Newsweek zauważa, że słowa Brennana padły już po tym, jak Donald Trump w telefonicznej rozmowie pogratulował Władimirowi Putinowi wygrania po raz czwarty wyborów prezydenckich w Rosji. Prezydent USA złożył gratulacje, mimo że jego doradcy ds. bezpieczeństwa narodowego radzili mu, aby tego nie robił.
OBWE oceniając przebieg wyborów w Rosji stwierdziła, że nie odbywały się one w warunkach realnej konkurencji i były w pełni kontrolowane przez rządzących.
- Sądzę, że on (Trump - red.) boi się prezydenta Rosji - powiedział Brennan w rozmowie z MSNBC. - Można tylko spekulować dlaczego tak jest. Rosjanie mogą mieć coś na niego, co w każdej chwili może wypłynąć i co utrudni Trumpowi życie. Jest jasne, że ważne jest, abyśmy poprawiali relacje z Rosją, ale fakt, że Trump ma nadskakujący stosunek do Putina, nie mówi o nim nic złego, jak dla mnie jest sygnałem, że ma się czego bać, czegoś bardzo poważnego - dodał były szef CIA.
Brennan ostrzegł też, że jeśli Trump odwoła ze stanowiska Roberta Muellera - specjalnego prokuratora nadzorującego śledztwo ws. ingerencji Rosji w wybory prezydenckie w USA - wówczas doprowadzi do kryzysu konstytucyjnego w kraju.

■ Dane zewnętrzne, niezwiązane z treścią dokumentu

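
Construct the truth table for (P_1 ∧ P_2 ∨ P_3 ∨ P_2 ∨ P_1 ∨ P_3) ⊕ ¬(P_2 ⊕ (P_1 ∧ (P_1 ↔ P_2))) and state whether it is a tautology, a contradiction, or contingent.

contingent

P_1  P_2  P_3  |  (P_1 ∧ P_2)  (P_2 ∨ P_1)  (P_1 ↔ P_2)  (P_1 ∧ (P_1 ↔ P_2))  (P_2 ⊕ (P_1 ∧ (P_1 ↔ P_2)))  ¬(P_2 ⊕ (P_1 ∧ (P_1 ↔ P_2)))  φ
 T    T    T   |       T            T            T                T                        F                            T                F
 T    T    F   |       T            T            T                T                        F                            T                F
 T    F    T   |       F            T            F                F                        F                            T                F
 T    F    F   |       F            T            F                F                        F                            T                F
 F    T    T   |       F            T            F                F                        T                            F                T
 F    T    F   |       F            T            F                F                        T                            F                T
 F    F    T   |       F            F            T                F                        F                            T                F
 F    F    F   |       F            F            T                F                        F                            T                T
3 of 8 rows are T, so the formula is contingent.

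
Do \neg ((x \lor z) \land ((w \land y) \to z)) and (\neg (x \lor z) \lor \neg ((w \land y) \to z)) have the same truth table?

x  y  z  w  |  φ  ψ
1  1  1  1  |  0  0
1  1  1  0  |  0  0
1  1  0  1  |  1  1
1  1  0  0  |  0  0
1  0  1  1  |  0  0
1  0  1  0  |  0  0
1  0  0  1  |  0  0
1  0  0  0  |  0  0
0  1  1  1  |  0  0
0  1  1  0  |  0  0
0  1  0  1  |  1  1
0  1  0  0  |  1  1
0  0  1  1  |  0  0
0  0  1  0  |  0  0
0  0  0  1  |  1  1
0  0  0  0  |  1  1
The columns for φ and ψ agree on every row, so they are logically equivalent.

equivalent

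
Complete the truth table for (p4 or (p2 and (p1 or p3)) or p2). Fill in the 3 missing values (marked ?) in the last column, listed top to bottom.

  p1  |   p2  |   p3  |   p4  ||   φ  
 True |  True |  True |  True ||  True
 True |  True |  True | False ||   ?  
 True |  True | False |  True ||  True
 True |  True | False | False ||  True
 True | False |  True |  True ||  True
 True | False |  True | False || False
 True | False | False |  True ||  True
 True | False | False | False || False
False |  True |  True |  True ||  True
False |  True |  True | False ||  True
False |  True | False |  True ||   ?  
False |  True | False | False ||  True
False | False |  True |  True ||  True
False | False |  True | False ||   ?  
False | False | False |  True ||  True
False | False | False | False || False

Row p1=True, p2=True, p3=True, p4=False: (p2 and (p1 or p3)) = True, so the formula = True.
Row p1=False, p2=True, p3=False, p4=True: (p2 and (p1 or p3)) = False, so the formula = True.
Row p1=False, p2=False, p3=True, p4=False: (p2 and (p1 or p3)) = False, so the formula = False.

True, True, False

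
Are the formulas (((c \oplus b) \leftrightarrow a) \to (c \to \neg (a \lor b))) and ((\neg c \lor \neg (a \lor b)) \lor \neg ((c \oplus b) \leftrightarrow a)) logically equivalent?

a | b | c | φ | ψ
- | - | - | - | -
1 | 1 | 1 | 1 | 1
1 | 1 | 0 | 1 | 1
1 | 0 | 1 | 0 | 0
1 | 0 | 0 | 1 | 1
0 | 1 | 1 | 0 | 0
0 | 1 | 0 | 1 | 1
0 | 0 | 1 | 1 | 1
0 | 0 | 0 | 1 | 1
The columns for φ and ψ agree on every row, so they are logically equivalent.

equivalent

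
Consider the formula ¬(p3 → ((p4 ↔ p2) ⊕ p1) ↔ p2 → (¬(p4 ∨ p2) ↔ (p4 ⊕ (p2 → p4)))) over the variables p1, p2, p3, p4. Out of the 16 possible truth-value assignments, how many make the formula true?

4

p1 | p2 | p3 | p4 | φ
-- | -- | -- | -- | -
T  | T  | T  | T  | T
T  | T  | T  | F  | F
T  | T  | F  | T  | F
T  | T  | F  | F  | F
T  | F  | T  | T  | F
T  | F  | T  | F  | T
T  | F  | F  | T  | F
T  | F  | F  | F  | F
F  | T  | T  | T  | F
F  | T  | T  | F  | T
F  | T  | F  | T  | F
F  | T  | F  | F  | F
F  | F  | T  | T  | T
F  | F  | T  | F  | F
F  | F  | F  | T  | F
F  | F  | F  | F  | F
The formula is true on 4 of the 16 rows.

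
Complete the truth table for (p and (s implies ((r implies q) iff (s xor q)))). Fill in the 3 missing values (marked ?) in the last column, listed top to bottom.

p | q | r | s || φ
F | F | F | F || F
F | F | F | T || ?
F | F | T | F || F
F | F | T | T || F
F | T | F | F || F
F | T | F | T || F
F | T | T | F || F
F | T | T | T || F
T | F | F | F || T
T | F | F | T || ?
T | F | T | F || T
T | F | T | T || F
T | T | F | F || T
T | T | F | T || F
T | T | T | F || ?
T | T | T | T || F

F, T, T

Row p=F, q=F, r=F, s=T: (s implies ((r implies q) iff (s xor q))) = T, so the formula = F.
Row p=T, q=F, r=F, s=T: (s implies ((r implies q) iff (s xor q))) = T, so the formula = T.
Row p=T, q=T, r=T, s=F: (s implies ((r implies q) iff (s xor q))) = T, so the formula = T.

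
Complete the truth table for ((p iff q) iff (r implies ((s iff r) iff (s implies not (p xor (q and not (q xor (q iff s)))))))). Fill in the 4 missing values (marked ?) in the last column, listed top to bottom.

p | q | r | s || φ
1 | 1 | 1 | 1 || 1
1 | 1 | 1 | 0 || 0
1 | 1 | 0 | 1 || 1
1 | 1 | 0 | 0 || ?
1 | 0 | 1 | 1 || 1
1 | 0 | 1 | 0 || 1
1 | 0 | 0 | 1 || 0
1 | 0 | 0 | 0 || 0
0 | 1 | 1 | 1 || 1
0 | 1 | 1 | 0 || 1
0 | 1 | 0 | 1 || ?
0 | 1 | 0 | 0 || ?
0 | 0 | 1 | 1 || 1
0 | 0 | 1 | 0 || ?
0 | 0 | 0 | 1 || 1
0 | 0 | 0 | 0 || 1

Row p=1, q=1, r=0, s=0: (p iff q) = 1, (r implies ((s iff r) iff (s implies not (p xor (q and not (q xor (q iff s))))))) = 1, so the formula = 1.
Row p=0, q=1, r=0, s=1: (p iff q) = 0, (r implies ((s iff r) iff (s implies not (p xor (q and not (q xor (q iff s))))))) = 1, so the formula = 0.
Row p=0, q=1, r=0, s=0: (p iff q) = 0, (r implies ((s iff r) iff (s implies not (p xor (q and not (q xor (q iff s))))))) = 1, so the formula = 0.
Row p=0, q=0, r=1, s=0: (p iff q) = 1, (r implies ((s iff r) iff (s implies not (p xor (q and not (q xor (q iff s))))))) = 0, so the formula = 0.

1, 0, 0, 0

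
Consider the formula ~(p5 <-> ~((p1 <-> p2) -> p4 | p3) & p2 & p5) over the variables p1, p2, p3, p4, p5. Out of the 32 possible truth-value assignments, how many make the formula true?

p1  p2  p3  p4  p5  |  φ
0   0   0   0   0   |  0
0   0   0   0   1   |  1
0   0   0   1   0   |  0
0   0   0   1   1   |  1
0   0   1   0   0   |  0
0   0   1   0   1   |  1
0   0   1   1   0   |  0
0   0   1   1   1   |  1
0   1   0   0   0   |  0
0   1   0   0   1   |  1
0   1   0   1   0   |  0
0   1   0   1   1   |  1
0   1   1   0   0   |  0
0   1   1   0   1   |  1
0   1   1   1   0   |  0
0   1   1   1   1   |  1
1   0   0   0   0   |  0
1   0   0   0   1   |  1
1   0   0   1   0   |  0
1   0   0   1   1   |  1
1   0   1   0   0   |  0
1   0   1   0   1   |  1
1   0   1   1   0   |  0
1   0   1   1   1   |  1
1   1   0   0   0   |  0
1   1   0   0   1   |  0
1   1   0   1   0   |  0
1   1   0   1   1   |  1
1   1   1   0   0   |  0
1   1   1   0   1   |  1
1   1   1   1   0   |  0
1   1   1   1   1   |  1
The formula is true on 15 of the 32 rows.

15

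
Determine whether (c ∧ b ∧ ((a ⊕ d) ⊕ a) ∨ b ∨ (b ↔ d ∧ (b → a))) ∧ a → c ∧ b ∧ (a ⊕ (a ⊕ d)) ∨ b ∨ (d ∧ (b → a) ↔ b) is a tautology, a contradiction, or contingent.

  a   |   b   |   c   |   d   |   φ  
----- | ----- | ----- | ----- | -----
 True |  True |  True |  True |  True
 True |  True |  True | False |  True
 True |  True | False |  True |  True
 True |  True | False | False |  True
 True | False |  True |  True |  True
 True | False |  True | False |  True
 True | False | False |  True |  True
 True | False | False | False |  True
False |  True |  True |  True |  True
False |  True |  True | False |  True
False |  True | False |  True |  True
False |  True | False | False |  True
False | False |  True |  True |  True
False | False |  True | False |  True
False | False | False |  True |  True
False | False | False | False |  True
Every row is True, so the formula is a tautology.

tautology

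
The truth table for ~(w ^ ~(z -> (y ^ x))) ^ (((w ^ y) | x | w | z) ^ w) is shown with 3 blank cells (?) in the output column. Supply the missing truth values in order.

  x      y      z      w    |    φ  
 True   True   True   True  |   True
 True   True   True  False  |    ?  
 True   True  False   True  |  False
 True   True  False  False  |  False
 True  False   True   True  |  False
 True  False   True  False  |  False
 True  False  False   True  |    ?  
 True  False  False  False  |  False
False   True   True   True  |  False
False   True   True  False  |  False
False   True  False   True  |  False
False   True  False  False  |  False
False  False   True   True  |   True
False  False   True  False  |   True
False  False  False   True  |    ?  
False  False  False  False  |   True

True, False, False

Row x=True, y=True, z=True, w=False: ~(w ^ ~(z -> (y ^ x))) = False, (((w ^ y) | x | w | z) ^ w) = True, so the formula = True.
Row x=True, y=False, z=False, w=True: ~(w ^ ~(z -> (y ^ x))) = False, (((w ^ y) | x | w | z) ^ w) = False, so the formula = False.
Row x=False, y=False, z=False, w=True: ~(w ^ ~(z -> (y ^ x))) = False, (((w ^ y) | x | w | z) ^ w) = False, so the formula = False.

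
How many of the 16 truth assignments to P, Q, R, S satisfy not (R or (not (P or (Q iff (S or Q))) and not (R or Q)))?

7

P  Q  R  S  |  φ
F  F  F  F  |  T
F  F  F  T  |  F
F  F  T  F  |  F
F  F  T  T  |  F
F  T  F  F  |  T
F  T  F  T  |  T
F  T  T  F  |  F
F  T  T  T  |  F
T  F  F  F  |  T
T  F  F  T  |  T
T  F  T  F  |  F
T  F  T  T  |  F
T  T  F  F  |  T
T  T  F  T  |  T
T  T  T  F  |  F
T  T  T  T  |  F
The formula is true on 7 of the 16 rows.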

- Uważam, że prezydent okazuje brak zrozumienia dla zasad polityki międzynarodowej, a także ignorancję w zakresie tego co to znaczy być prezydentem USA - stwierdził Brennan. - Jest złośliwy, nieuczciwy, okazuje brak prawości i wciąż, w mojej ocenie, znieważa urząd prezydenta - dodał.